La campaña cambia de rumbo: las lluvias frenan al maíz y complican al trigo
El exceso de humedad altera el calendario agrícola en buena parte del país. La cosecha de maíz avanza con demoras y la siembra de trigo comienza a sentir el impacto de los suelos saturados.
Las lluvias registradas durante las últimas semanas modificaron el escenario productivo en gran parte del área agrícola argentina. La Bolsa de Cereales de Buenos Aires informó que el exceso de humedad está ralentizando la cosecha de maíz y, al mismo tiempo, demora la siembra de trigo, dos actividades que hoy compiten por el uso de la maquinaria y por las escasas ventanas de buen tiempo. La situación adquiere especial relevancia porque todavía resta recolectar el 49% del área nacional de maíz, mientras la campaña fina necesita avanzar para mantenerse dentro de las fechas óptimas de implantación.
Después de una primera parte del año marcada por lluvias que permitieron recomponer las reservas hídricas en amplias zonas productivas, el desafío dejó de ser la falta de agua. Ahora, el problema pasa por el exceso. En numerosos establecimientos, los suelos permanecen saturados y las máquinas no pueden ingresar sin generar compactación o afectar la estructura del terreno.
La consecuencia inmediata es una desaceleración de las labores. En varias regiones agrícolas, las cosechadoras deben esperar mejores condiciones para continuar el trabajo, mientras que las sembradoras también permanecen detenidas en lotes donde todavía no existe piso suficiente para operar.
Según el relevamiento de la Bolsa porteña, el avance de la cosecha de maíz continúa condicionado por estas limitaciones, especialmente en los planteos tardíos, que representan una parte importante de la producción nacional y cuya recolección se concentra durante esta época del año.
Aunque por el momento las estimaciones de producción no registran modificaciones, el retraso operativo comienza a trasladarse a toda la cadena comercial, desde la disponibilidad de camiones hasta el ingreso de mercadería a los puertos y plantas procesadoras.
La ventana para el trigo comienza a acortarse
El trigo también enfrenta un escenario complejo. Si bien el cultivo necesita una adecuada disponibilidad de agua para iniciar su desarrollo, el exceso de humedad está dificultando la implantación en distintas zonas del centro y norte del país.
Los técnicos explican que sembrar fuera de la ventana recomendada puede afectar el potencial de rendimiento de algunos materiales, especialmente en aquellas regiones donde las fechas óptimas son más ajustadas. Por ese motivo, muchos productores monitorean diariamente los pronósticos climáticos para aprovechar cualquier mejora que permita retomar las tareas.
En otros casos, la estrategia consiste en avanzar primero sobre los lotes con mejores condiciones de piso y dejar para más adelante aquellos sectores donde todavía persisten los excesos hídricos.
La situación también exige una mayor planificación logística. En numerosos establecimientos coinciden la cosecha del maíz tardío con la implantación del trigo, por lo que la disponibilidad de maquinaria y personal se convierte en un factor determinante para recuperar el tiempo perdido cuando las condiciones climáticas finalmente mejoren.
Otro aspecto que sigue de cerca el mercado es la calidad del maíz que permanece en el lote. Cuanto mayor sea el tiempo de exposición a condiciones de elevada humedad, mayor puede ser el riesgo de pérdidas por vuelco de plantas, desgrane natural o deterioro de la calidad comercial del grano, dependiendo de la evolución del tiempo durante las próximas semanas.
Los especialistas coinciden en que una sucesión de jornadas secas y con viento permitiría acelerar rápidamente las labores.

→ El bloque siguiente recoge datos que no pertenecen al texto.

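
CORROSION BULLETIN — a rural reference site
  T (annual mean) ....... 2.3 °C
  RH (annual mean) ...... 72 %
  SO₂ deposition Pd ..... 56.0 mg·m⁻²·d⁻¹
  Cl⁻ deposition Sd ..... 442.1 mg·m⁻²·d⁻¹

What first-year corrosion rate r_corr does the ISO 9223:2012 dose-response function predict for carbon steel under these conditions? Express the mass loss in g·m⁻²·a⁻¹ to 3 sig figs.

carbon steel: temperature factor f = +0.150·(-7.7) = -1.1550
  Pd branch = 1.77·Pd^0.52·e^(0.02·RH+f) = 19.09 μm/a
  Sd branch = 0.102·Sd^0.62·e^(0.033·RH+0.04·T) = 52.56 μm/a
  r_corr = 19.09 + 52.56 = 71.65 μm/a
Convert to mass loss: 71.65 μm/a × 7.85 g/cm³ = 562.5 g·m⁻²·a⁻¹

r_corr = 562 g·m⁻²·a⁻¹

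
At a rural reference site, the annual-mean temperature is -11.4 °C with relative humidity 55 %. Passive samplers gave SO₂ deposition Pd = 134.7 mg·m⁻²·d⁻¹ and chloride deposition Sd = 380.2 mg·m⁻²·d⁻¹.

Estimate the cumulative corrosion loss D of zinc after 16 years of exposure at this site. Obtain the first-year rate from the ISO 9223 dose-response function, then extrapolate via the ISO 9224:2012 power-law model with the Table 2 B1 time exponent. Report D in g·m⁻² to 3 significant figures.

zinc: temperature factor f = +0.038·(-21.4) = -0.8132
  Pd branch = 0.0129·Pd^0.44·e^(0.046·RH+f) = 0.621 μm/a
  Sd branch = 0.0175·Sd^0.57·e^(0.008·RH+0.085·T) = 0.3047 μm/a
  sum: 0.621 + 0.3047 → r_corr = 0.9257 μm/a
Long-term exponent b (ISO 9224 Table 2, B1) = 0.813
  D(16) = 0.9257 × 16^0.813 = 0.9257 × 9.527 = 8.819 μm
  Mass loss = 8.819 μm × 7.14 g/cm³ = 62.97 g·m⁻²

D(16) = 63.0 g·m⁻²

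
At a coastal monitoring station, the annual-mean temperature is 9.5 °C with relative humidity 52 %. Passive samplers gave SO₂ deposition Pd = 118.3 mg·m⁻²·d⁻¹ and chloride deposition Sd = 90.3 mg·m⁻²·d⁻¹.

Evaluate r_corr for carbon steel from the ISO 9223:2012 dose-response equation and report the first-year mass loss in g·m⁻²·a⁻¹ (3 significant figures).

r_corr = 543 g·m⁻²·a⁻¹

carbon steel: temperature factor f = +0.150·(-0.5) = -0.0750
  sulphur-dioxide contribution → 55.59 μm/a
  chloride contribution → 13.53 μm/a
  ⇒ r_corr(carbon steel) = 69.13 μm/a
Convert to mass loss: 69.13 μm/a × 7.85 g/cm³ = 542.6 g·m⁻²·a⁻¹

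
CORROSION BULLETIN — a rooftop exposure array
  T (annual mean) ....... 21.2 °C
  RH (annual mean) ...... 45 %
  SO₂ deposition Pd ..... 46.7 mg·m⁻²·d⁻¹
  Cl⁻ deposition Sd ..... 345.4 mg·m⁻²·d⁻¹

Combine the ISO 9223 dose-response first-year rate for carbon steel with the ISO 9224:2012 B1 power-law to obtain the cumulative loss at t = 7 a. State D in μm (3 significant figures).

D(7) = 158 μm

carbon steel: temperature factor f = -0.054·(11.2) = -0.6048
  sulphur-dioxide contribution → 17.55 μm/a
  chloride contribution → 39.41 μm/a
  ⇒ r_corr(carbon steel) = 56.95 μm/a
ISO 9224: D(t) = r_corr · t^b with b = 0.523 (carbon steel, B1)
  D(7) = 56.95 × 7^0.523 = 56.95 × 2.767 = 157.6 μm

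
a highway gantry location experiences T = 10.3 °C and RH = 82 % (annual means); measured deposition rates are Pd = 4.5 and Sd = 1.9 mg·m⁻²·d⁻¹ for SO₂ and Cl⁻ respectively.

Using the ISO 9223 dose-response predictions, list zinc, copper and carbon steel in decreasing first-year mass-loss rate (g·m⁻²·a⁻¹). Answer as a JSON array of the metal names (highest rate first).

["carbon steel", "copper", "zinc"]

zinc: f(T) = -0.071·(T−10) [T>10 °C] = -0.0213
  sulphur-dioxide contribution → 1.064 μm/a
  chloride contribution → 0.1167 μm/a
  total first-year rate 1.181 μm/a
  mass loss = 1.181 μm/a × 7.14 g/cm³ = 8.43 g·m⁻²·a⁻¹
copper: temperature factor f = -0.080·(0.3) = -0.0240
  sulphur-dioxide contribution → 0.9656 μm/a
  chloride contribution → 0.3866 μm/a
  ⇒ r_corr(copper) = 1.352 μm/a
  mass loss = 1.352 μm/a × 8.96 g/cm³ = 12.12 g·m⁻²·a⁻¹
carbon steel: temperature factor f = -0.054·(0.3) = -0.0162
  sulphur-dioxide contribution → 19.63 μm/a
  chloride contribution → 3.432 μm/a
  ⇒ r_corr(carbon steel) = 23.06 μm/a
  mass loss = 23.06 μm/a × 7.85 g/cm³ = 181 g·m⁻²·a⁻¹
Ordering by g·m⁻²·a⁻¹: carbon steel (181) > copper (12.1) > zinc (8.43)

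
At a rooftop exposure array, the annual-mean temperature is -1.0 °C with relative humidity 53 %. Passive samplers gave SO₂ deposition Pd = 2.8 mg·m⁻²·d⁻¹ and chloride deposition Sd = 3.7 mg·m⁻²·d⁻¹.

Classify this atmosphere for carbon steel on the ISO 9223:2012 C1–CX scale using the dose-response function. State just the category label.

C2

carbon steel: T≤10 °C ⇒ hinge +0.150·(-1.0−10) = -1.6500
  sulphur-dioxide contribution → 1.676 μm/a
  chloride contribution → 1.268 μm/a
  ⇒ r_corr(carbon steel) = 2.944 μm/a
ISO 9223 Table 2 (carbon steel): 1.3 < 2.94 ≤ 25 μm/a ⇒ C2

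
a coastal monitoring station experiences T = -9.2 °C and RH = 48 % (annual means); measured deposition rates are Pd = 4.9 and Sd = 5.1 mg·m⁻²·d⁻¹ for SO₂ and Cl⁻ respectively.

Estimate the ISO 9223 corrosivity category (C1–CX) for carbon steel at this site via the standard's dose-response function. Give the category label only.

carbon steel: temperature factor f = +0.150·(-19.2) = -2.8800
  sulphur-dioxide contribution → 0.593 μm/a
  chloride contribution → 0.9449 μm/a
  ⇒ r_corr(carbon steel) = 1.538 μm/a
1.54 μm/a falls in (1.3, 25] for carbon steel → category C2

C2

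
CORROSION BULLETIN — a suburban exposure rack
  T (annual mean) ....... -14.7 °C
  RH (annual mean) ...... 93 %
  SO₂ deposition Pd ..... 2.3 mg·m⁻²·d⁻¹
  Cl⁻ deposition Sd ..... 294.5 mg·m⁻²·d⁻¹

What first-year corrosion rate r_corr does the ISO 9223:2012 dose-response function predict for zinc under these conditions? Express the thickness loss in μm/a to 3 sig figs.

zinc: f(T) = +0.038·(T−10) [T≤10 °C] = -0.9386
  Pd branch = 0.0129·Pd^0.44·e^(0.046·RH+f) = 0.5248 μm/a
  Sd branch = 0.0175·Sd^0.57·e^(0.008·RH+0.085·T) = 0.2697 μm/a
  r_corr = 0.5248 + 0.2697 = 0.7945 μm/a

r_corr = 0.795 μm/a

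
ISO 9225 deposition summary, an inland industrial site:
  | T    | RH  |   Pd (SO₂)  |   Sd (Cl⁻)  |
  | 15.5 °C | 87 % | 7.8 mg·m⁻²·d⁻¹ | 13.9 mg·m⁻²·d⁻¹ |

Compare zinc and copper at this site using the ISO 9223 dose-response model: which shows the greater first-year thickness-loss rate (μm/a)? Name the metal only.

zinc: temperature factor f = -0.071·(5.5) = -0.3905
  Pd branch = 0.0129·Pd^0.44·e^(0.046·RH+f) = 1.179 μm/a
  Sd branch = 0.0175·Sd^0.57·e^(0.008·RH+0.085·T) = 0.5875 μm/a
  sum: 1.179 + 0.5875 → r_corr = 1.767 μm/a
copper: T>10 °C ⇒ hinge -0.080·(15.5−10) = -0.4400
  SO₂ term: 0.0053·7.8^0.26·exp(0.059·87-0.4400) = 0.9871
  Cl⁻ term: 0.01025·13.9^0.27·exp(0.036·87+0.049·15.5) = 1.022
  sum: 0.9871 + 1.022 → r_corr = 2.009 μm/a
Ordering by μm/a: copper (2.01) > zinc (1.77)

copper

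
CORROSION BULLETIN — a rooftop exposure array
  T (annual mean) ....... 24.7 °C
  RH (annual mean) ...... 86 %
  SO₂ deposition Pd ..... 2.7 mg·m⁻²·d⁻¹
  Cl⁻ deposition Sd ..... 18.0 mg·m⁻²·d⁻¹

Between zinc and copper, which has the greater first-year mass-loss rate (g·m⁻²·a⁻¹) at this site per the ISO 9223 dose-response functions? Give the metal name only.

zinc: temperature factor f = -0.071·(14.7) = -1.0437
  SO₂ term: 0.0129·2.7^0.44·exp(0.046·86-1.0437) = 0.3674
  Sd branch = 0.0175·Sd^0.57·e^(0.008·RH+0.085·T) = 1.476 μm/a
  sum: 0.3674 + 1.476 → r_corr = 1.844 μm/a
  mass loss = 1.844 μm/a × 7.14 g/cm³ = 13.16 g·m⁻²·a⁻¹
copper: temperature factor f = -0.080·(14.7) = -1.1760
  SO₂ term: 0.0053·2.7^0.26·exp(0.059·86-1.1760) = 0.3383
  Sd branch = 0.01025·Sd^0.27·e^(0.036·RH+0.049·T) = 1.659 μm/a
  r_corr = 0.3383 + 1.659 = 1.997 μm/a
  mass loss = 1.997 μm/a × 8.96 g/cm³ = 17.9 g·m⁻²·a⁻¹
Ordering by g·m⁻²·a⁻¹: copper (17.9) > zinc (13.2)

copper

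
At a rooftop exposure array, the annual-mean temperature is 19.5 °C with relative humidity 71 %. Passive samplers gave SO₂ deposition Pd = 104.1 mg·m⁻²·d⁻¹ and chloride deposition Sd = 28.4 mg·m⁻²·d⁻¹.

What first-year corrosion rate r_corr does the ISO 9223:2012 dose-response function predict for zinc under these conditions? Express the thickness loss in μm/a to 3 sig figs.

zinc: f(T) = -0.071·(T−10) [T>10 °C] = -0.6745
  sulphur-dioxide contribution → 1.33 μm/a
  chloride contribution → 1.091 μm/a
  ⇒ r_corr(zinc) = 2.421 μm/a

r_corr = 2.42 μm/a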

Sin embargo, mientras persistan las precipitaciones y los elevados niveles de humedad superficial, el ritmo de trabajo continuará por debajo de lo esperado para esta etapa del calendario agrícola.
Más allá del impacto productivo, la evolución de la cosecha de maíz también es observada por toda la cadena comercial. El cereal representa uno de los principales complejos exportadores del país y cualquier modificación en el flujo de ingreso de mercadería repercute sobre la logística, el abastecimiento de la industria y el cronograma de embarques.
En el caso del trigo, el desafío es diferente pero igualmente estratégico. Una implantación dentro de las fechas recomendadas resulta fundamental para expresar el potencial de rendimiento del cultivo y sostener las expectativas de una campaña que comenzó con un escenario muy favorable de humedad acumulada.
El comportamiento del clima durante los próximos diez a quince días será determinante para definir si la campaña logra recuperar el ritmo perdido o si las demoras comienzan a tener consecuencias más profundas sobre dos de los cultivos más importantes de la agricultura argentina.